The Baltimore Development Corp., the city's quasi-public development arm, provided the documents to Stokes, who released them to the public. Stokes had threatened to delay a hearing on the public financing unless the Rawlings-Blake administration turned over reports showing the project could not be built without it.
According to those documents, Beatty's group requested the arrangement under which the developer would hold the bonds through the first phase of construction, and the city agreed.
The documents also showed the tax increment financing plan would increase the anticipated return for both investors and the developer, who hopes to retain a "substantial ownership" in the project. With the city financing, the rate of return would climb to 14 percent from 10.7 percent, according to the documents.

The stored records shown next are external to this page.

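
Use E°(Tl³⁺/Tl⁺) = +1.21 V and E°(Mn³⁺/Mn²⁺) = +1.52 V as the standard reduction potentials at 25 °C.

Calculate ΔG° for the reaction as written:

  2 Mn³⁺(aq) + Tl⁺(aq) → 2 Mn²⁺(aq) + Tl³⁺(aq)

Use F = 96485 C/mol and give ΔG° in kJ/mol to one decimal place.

As written, Mn³⁺/Mn²⁺ is reduced (cathode) and Tl³⁺/Tl⁺ is oxidised (anode), so E°cell = (+1.52) − (+1.21) = +0.31 V.
Balancing electrons gives n = 2.
ΔG° = −nFE° = −(2)(96485)(+0.31) = -59,821 J = -59.8 kJ/mol.

-59.8 kJ/mol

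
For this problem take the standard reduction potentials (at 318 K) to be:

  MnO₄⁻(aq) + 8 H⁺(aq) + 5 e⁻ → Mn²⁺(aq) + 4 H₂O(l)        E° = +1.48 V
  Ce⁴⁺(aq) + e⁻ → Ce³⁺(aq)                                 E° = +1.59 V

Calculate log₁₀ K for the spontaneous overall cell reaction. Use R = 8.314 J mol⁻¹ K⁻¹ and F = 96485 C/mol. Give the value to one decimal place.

Cathode: Ce⁴⁺/Ce³⁺; anode: MnO₄⁻/Mn²⁺. E°cell = (+1.59) − (+1.48) = +0.11 V, with n = 5.
ΔG° = −nFE° = −RT ln K, so ln K = nFE°/(RT) = (5)(96485)(+0.11) / ((8.314)(318)) = 20.072.
log₁₀ K = 20.072 / ln 10 = 8.7.

8.7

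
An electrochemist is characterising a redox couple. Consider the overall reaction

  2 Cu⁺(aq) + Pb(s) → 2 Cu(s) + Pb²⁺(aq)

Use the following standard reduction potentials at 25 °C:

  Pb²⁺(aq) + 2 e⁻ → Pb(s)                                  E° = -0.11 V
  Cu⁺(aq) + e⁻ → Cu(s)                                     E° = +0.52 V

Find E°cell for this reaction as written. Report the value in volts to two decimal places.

The Cu⁺/Cu couple has the higher reduction potential, so it is the cathode; Pb²⁺/Pb is oxidised at the anode.
E°cell = E°(cathode) − E°(anode) = (+0.52) − (-0.11) = +0.63 V.
Since E°cell > 0, the reaction is spontaneous under standard conditions.

+0.63 V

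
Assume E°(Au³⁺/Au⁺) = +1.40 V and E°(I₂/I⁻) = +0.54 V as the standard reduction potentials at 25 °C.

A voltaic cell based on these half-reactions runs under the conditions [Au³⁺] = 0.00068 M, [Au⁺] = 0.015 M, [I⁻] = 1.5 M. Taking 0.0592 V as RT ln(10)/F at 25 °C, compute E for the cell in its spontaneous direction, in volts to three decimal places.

Au³⁺/Au⁺ is the cathode (higher E°), I₂/I⁻ the anode: E°cell = +1.40 − (+0.54) = +0.86 V, n = 2.
Overall: Au³⁺(aq) + 2 I⁻(aq) → Au⁺(aq) + I₂(s)
Q = [Au⁺] / ([Au³⁺]·[I⁻]^2); log Q = 0.991.
E = E° − (0.0592/n) log Q = +0.86 − (0.0592/2)(0.991) = +0.831 V.

+0.831 V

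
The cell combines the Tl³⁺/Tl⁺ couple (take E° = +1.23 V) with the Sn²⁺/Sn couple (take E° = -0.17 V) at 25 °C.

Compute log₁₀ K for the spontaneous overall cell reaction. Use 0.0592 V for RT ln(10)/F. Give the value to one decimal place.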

The largely vacant Harbor Point site is assessed now at $10 million, but the Baltimore Development Corp. projects it would be valued at $1.8 billion for tax purposes when it is completed years from now.
Plans include a promenade, connecting a popular walkway and jogging route from Fells Point to Locust Point, and $59 million in public parks. Those features would be paid for through the tax increment financing.
Once fully built, city officials say, the project would contribute about $20 million a year in increased property taxes to the city's budget, which could be used for schools, roads, police and other projects.
Rawlings-Blake, a supporter of the development, said earlier this week she has listened carefully to the criticism but still thinks the project would benefit the city.
"For me, this is about creating jobs, jobs for Baltimore city residents," she said. "It's about creating a diverse tax base for the city. ... Yes, it's a project downtown, but when those funds go to the general fund, that goes all over the city."